- The US dollar index hit an 11-week high after rising sharply for the first time in a month on the previous day.
- US statistics are generally positive, with hawkish comments from mid-level Fed officials giving hope to DXY buyers.
- Fed Chair Powell’s speech has been spotlighted as a refusal to cut rates and an advocacy of “higher long-term rates” to keep the US dollar strong.
- US mid-cap data and yields should also entertain intraday traders.
The US dollar index (DXY) rose to an 11-week high as markets geared up for Fed Chairman Jerome Powell’s speech at the Jackson Hole symposium early Friday morning. Recent U.S. statistics and statements from Federal Reserve policymakers also help guide the greenbacks against the six major currencies. This pushed DXY up to around 104.17 at the time of writing, its highest since June 7.

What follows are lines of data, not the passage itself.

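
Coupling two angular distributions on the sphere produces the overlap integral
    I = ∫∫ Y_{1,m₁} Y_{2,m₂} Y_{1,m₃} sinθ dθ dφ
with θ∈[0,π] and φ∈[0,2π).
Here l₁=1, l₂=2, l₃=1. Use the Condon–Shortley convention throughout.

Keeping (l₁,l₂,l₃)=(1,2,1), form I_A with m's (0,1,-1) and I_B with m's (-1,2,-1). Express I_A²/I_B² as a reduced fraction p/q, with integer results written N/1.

1/2

Same 1,2,1: normalisation and zero-m 3j drop out of the ratio.
A: Δ: 2! 0! 2! / 5! → 1/30; sum: t=1:−1/2 = -1/2; 3j²(1 2 1; 0 1 -1) = Δ·Π!·Σ² = 1/10  (sign -1)
B: Δ: 2! 0! 2! / 5! → 1/30; sum: t=2:+1/4 = 1/4; 3j²(1 2 1; -1 2 -1) = Δ·Π!·Σ² = 1/5  (sign +1)
I_A²/I_B² = (1/10)/(1/5) = 1/2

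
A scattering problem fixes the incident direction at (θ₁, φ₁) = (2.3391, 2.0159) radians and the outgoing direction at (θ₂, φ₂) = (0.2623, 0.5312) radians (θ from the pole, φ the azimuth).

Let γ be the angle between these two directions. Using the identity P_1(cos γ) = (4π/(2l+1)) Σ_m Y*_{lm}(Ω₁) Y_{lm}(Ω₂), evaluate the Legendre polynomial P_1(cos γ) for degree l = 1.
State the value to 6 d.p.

Term-by-term m-sum for l=1 (normalisation 4π/3 = 4.188790):
  m=-1: (-0.106967+0.224235i) × (+0.077242-0.045382i) = +0.001914+0.022175i  (running Σ = +0.001914+0.022175i)
  m=0: (-0.339538-0.000000i) × (+0.471890+0.000000i) = -0.160225-0.000000i  (running Σ = -0.158311+0.022175i)
  m=1: (+0.106967+0.224235i) × (-0.077242-0.045382i) = +0.001914-0.022175i  (running Σ = -0.156397+0.000000i)
Σ over m = -0.156397+0.000000i; ×(4π/3) → -0.655114+0.000000i. Real part: -0.655114

-0.655114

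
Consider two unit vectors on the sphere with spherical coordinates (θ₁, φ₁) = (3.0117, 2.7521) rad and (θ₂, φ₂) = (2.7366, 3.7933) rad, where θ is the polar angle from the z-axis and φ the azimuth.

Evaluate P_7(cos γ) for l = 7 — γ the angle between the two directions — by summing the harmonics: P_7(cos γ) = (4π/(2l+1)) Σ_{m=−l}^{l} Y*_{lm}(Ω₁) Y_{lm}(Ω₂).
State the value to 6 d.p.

Addition theorem: P_7(cos γ) = (4π/15) Σ_m Y*_{lm}(Ω₁) Y_{lm}(Ω₂), m = −7…7:
  m=-7: Y*=(0.000000, 0.000000)  Y=(0.000110, -0.000729)  product (0.000000, -0.000000)
  m=-6: Y*=(0.000006, 0.000006)  Y=(0.004625, -0.004473)  product (0.000000, 0.000000)
  m=-5: Y*=(0.000058, 0.000147)  Y=(0.034543, -0.004058)  product (0.000003, 0.000005)
  m=-4: Y*=(-0.000026, 0.002003)  Y=(0.111638, 0.066127)  product (-0.000135, 0.000222)
  m=-3: Y*=(-0.007187, 0.016890)  Y=(0.125069, 0.309242)  product (-0.006122, -0.000110)
  m=-2: Y*=(-0.083514, 0.082450)  Y=(-0.142287, 0.519407)  product (-0.030942, -0.055109)
  m=-1: Y*=(-0.436060, 0.178986)  Y=(-0.288470, 0.220075)  product (0.086400, -0.147598)
  m=+0: Y*=(-0.849156, -0.000000)  Y=(0.302636, 0.000000)  product (-0.256985, -0.000000)
  m=+1: Y*=(0.436060, 0.178986)  Y=(0.288470, 0.220075)  product (0.086400, 0.147598)
  m=+2: Y*=(-0.083514, -0.082450)  Y=(-0.142287, -0.519407)  product (-0.030942, 0.055109)
  m=+3: Y*=(0.007187, 0.016890)  Y=(-0.125069, 0.309242)  product (-0.006122, 0.000110)
  m=+4: Y*=(-0.000026, -0.002003)  Y=(0.111638, -0.066127)  product (-0.000135, -0.000222)
  m=+5: Y*=(-0.000058, 0.000147)  Y=(-0.034543, -0.004058)  product (0.000003, -0.000005)
  m=+6: Y*=(0.000006, -0.000006)  Y=(0.004625, 0.004473)  product (0.000000, -0.000000)
  m=+7: Y*=(-0.000000, 0.000000)  Y=(-0.000110, -0.000729)  product (0.000000, 0.000000)
Accumulated sum (-0.158578, 0.000000); after 4π/(2l+1) scaling, (-0.132850, 0.000000) ⇒ P_7 = -0.132850

-0.132850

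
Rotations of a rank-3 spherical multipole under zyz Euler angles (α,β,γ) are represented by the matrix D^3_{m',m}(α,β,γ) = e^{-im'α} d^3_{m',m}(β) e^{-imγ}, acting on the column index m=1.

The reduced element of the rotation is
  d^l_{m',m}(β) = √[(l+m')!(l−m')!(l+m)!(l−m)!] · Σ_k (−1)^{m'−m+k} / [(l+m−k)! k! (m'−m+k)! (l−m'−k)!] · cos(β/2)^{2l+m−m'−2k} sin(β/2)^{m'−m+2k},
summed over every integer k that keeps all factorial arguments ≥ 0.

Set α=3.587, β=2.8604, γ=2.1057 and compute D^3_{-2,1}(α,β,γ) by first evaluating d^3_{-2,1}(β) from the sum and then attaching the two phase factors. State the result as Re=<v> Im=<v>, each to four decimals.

Re=-0.1411 Im=0.3794

First d^3_{-2,1}(β=2.8604), then the phase factors e^{-i(-2)α} and e^{-i(1)γ}:
c=cos(2.860400/2)=0.140134, s=sin(2.860400/2)=0.990133; N=√[1·120·24·2]=75.894664
Admissible k: 3..4 (factorial args all ≥0)
  k=3: (−1)^0·75.8947/(12)·0.1401^3·0.9901^3 = +0.016894
  k=4: (−1)^1·75.8947/(24)·0.1401^1·0.9901^5 = -0.421705
d^3_{-2,1}(2.8604) = +0.016894 -0.421705 = -0.404811
Attach z-rotation phases: D = e^{-i(-2)(3.5870)}·(-0.404811)·e^{-i(1)(2.1057)} = -0.141054+0.379441i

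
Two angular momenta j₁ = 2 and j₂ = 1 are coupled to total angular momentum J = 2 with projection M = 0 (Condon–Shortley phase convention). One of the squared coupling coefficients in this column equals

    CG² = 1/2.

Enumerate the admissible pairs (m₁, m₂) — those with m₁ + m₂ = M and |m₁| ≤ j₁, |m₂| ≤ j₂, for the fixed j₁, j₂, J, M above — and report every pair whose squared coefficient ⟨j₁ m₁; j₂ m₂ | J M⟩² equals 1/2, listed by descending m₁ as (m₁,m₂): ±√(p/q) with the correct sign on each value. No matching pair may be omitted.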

After witnessing a slump in August’s monthly PMI, the US economic calendar showed mostly positive signs on Thursday. That said, US durable goods orders in July were -5.2% m/m, -4.0% expected and 4.4% (revised) growth, marking the biggest drop since April 2020. However, durable goods orders (excluding transportation) recorded a positive surprise of 0.5% versus market expectations and the previous reading of 0.2%. In addition, orders for non-defense capital goods, excluding aircraft, also improved to 0.1%, in line with analyst forecasts compared with -0.4% in June.
In addition, the Chicago Fed National Activity Index improved to 0.12 in July from -0.33, while the Kansas Fed Manufacturing Activity Index in August was 12.0, down from -20.0. Similarly, weekly data on initial and continued unemployment claims eased, suggesting a positive employment situation.
Given the data, former St. Louis Fed President James Bullard backed up the strength of the US dollar with his hawkish remarks. “A re-acceleration in inflation could put upward pressure on inflation, making it impossible for the Fed to start cutting rates any time soon,” Bullard said in an interview with Bloomberg. While Bullard is hawkish, Philadelphia Fed President Patrick Harker has signaled the end of the rate hike trajectory and Boston Fed President Susan Collins has defended a “higher for longer” bias in rates.
China’s commerce ministry said in a statement on Thursday that “China will take its position on economic and trade concerns,” while adding that it would also urge financial institutions to expand credit to businesses, boosting U.S.-China optimism elsewhere. perspective seems to have faded. China’s Ministry of Commerce has also urged the United States to halt possible arms sales to Taiwan, but this will not add to geopolitical tensions when US Commerce Secretary Gina Raimond visits Beijing next week. concerns arose.
As a result, pre-event unease joins the China issue, underpinning US dollar haven demand. However, the weak performance of US Treasuries has yielded around 4.25% at the time of this writing, joining softly bid S&P 500 futures to test the DXY bulls.
Looking ahead, the hawkish nature of Fed Chair Powell will raise hopes for dollar index bulls unless he hints at a rate cut next year.
With a clear upside break of key resistance levels that have been stretched since early March and now near 103.50 providing immediate support, US Dollar Index (DXY) bulls are headed for May’s peak of 104.70. Become.